Werner was referring to a request from bishops and deputies in the Diocese of Fort Worth, joined by the dioceses of San Joaquin and Quincy, “that none of these bishops-elect harbors the views expressed in the amicus brief recently filed against Fort Worth by seven bishops and three priests of this church … specifically whether he or she contends that dioceses have the unilateral and autonomous authority to leave the Church and take church property with them; and those views be published or otherwise communicated to both houses.”
The request, published on the House of Bishops and Deputies talk list and confirmed by Fort Worth communications officer Katie Sherrod, was signed by the entire Fort Worth deputation.
The committee, during early morning discussions, decided to generally ask the prospective bishops how they deal with differences. “The purpose of this committee is to check the process, the paper work and the canonical propriety for an election process,” co-chair Lynn Schmissrauter, a deputy from East Tennessee.
“This is not an examining committee, this is a checking of the process. We want to be clear about that,” Schmissrauter said.
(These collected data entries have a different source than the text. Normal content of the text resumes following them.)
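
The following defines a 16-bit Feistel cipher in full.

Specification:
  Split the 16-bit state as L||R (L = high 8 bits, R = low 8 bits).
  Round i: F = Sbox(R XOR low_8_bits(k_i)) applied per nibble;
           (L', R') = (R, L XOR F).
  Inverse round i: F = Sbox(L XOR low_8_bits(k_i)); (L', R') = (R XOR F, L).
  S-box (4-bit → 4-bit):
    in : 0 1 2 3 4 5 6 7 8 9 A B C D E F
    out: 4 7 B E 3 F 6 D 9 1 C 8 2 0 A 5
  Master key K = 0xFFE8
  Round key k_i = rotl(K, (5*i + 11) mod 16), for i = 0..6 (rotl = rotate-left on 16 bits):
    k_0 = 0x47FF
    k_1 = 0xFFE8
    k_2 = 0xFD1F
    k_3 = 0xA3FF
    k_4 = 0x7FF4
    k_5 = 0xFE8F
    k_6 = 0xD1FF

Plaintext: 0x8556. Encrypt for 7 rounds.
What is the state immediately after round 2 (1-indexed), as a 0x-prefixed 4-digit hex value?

s_0 = plaintext = 0x8556
s_1 = Round(s_0, k_0) = 0x5644
s_2 = Round(s_1, k_1) = 0x4494
s_3 = Round(s_2, k_2) = 0x94DC
s_4 = Round(s_3, k_3) = 0xDC2A
s_5 = Round(s_4, k_4) = 0x2AD6
s_6 = Round(s_5, k_5) = 0xD6DB
s_7 = Round(s_6, k_6) = 0xDB65

0x4494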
In afternoon hearings, the committee also approved the consecrations of:
- Jeff Wright Fisher, suffragan, Diocese of Texas (C113)
- Douglas John Fisher, Diocese of Western Massachusetts (C103);
- Robert C. Wright, Diocese of Atlanta (C107);
- Jacob Wayne Owensby, Diocese of Western Louisiana (C072).
At least four of the eight candidates were elected in dioceses in which they already served.
Wright is the first African American to be elected bishop of Atlanta, and supporters testifying for him said that St. Paul’s Church in Atlanta had tripled in size since he became rector ten years ago, growing from 200 to 600 members.
During his address to committee members Owensby said he had been born with a cleft palate that wasn’t corrected until he was in his twenties, which “gave me a heart for those who are left out.”
Because the elections occurred within 120 days of the start of the 77th meeting of General Convention in Indianapolis July 4-12, Episcopal Church canons provide in Canon III.11.3 for the required consents to be sought from the bishops and deputies at convention.
— The Rev. Pat McCaughan is a member of the Episcopal News Service team at General Convention.